Publishers are, ultimately, responsible for the editorial and financial success of their publications. They oversee the intersection of editorial, business and sales operations to ensure the publication is providing high-quality, relevant content to its readers while making as much profit as possible.
Ideally, the publisher has a strong understanding of the industry its publication covers from a market and an editorial perspective. With this knowledge, the publisher ensures the magazine’s direction and market position are clear and appealing and to readers and advertisers.
To make sure the magazine’s content is in line with its editorial position, the publisher hires and leads an editorial team of full-time and/or freelance writers, photographers, and designers to produce engaging articles that appeal to a specific target audience. Publishers must pay attention to the content the editorial team creates because it’s key to maintaining subscribers and advertisers.

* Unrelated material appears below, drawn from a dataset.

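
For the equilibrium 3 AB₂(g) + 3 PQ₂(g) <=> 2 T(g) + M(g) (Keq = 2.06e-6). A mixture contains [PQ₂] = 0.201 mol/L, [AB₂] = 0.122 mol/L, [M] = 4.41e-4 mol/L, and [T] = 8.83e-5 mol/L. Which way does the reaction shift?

in the forward direction

Q = [T]²·[M] / ([AB₂]³·[PQ₂]³) = (8.83e-5)²·(4.41e-4) / ((0.122)³·(0.201)³) = 2.33e-7
Q = 2.33e-7 < Keq = 2.06e-6, so the forward reaction proceeds.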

In the B2B world, most revenue comes from advertisers. Just like the editorial team, publishers also assemble and lead a sales team to sell to advertisers interested in reaching the magazine’s audience. Publishers make decisions on what type of advertising is sold and what is restricted.
Publishers must also pay attention to costs and revenue to make sure the publication is profitable. They may need to create budgets and make cuts to fit them, such as moving more content from a print publication to online.
Finally, publishers often appear at conferences and other events to raise awareness of the magazine. Along with editorial directors, they are often the face of the publication.
However, the role of a publisher may be changing. Perhaps one isn’t always necessary for every publication.
“I think the traditional publisher isn’t needed if everyone on staff considers revenue generation part of their role,” said Chris Crowell, editor and founding partner of Craft Brewing Business in the United States.
Crowell’s publication operates as a collective of four people on equal footing: two senior editors, a vice president of sales and a web developer. He explained that the editors guide the original content while also being sure to work with advertisers and contributors to produce quality content and build relationships.
The web developer keeps the magazine’s user experience and ad platform cutting edge. The website and content staff partner on SEO efforts to drive readers and subscribers. The sales vice president builds and maintains relationships and sells ad programs to get in front of the magazine’s audience.
“We all suggest new ideas and brainstorm as things pop up,” he said.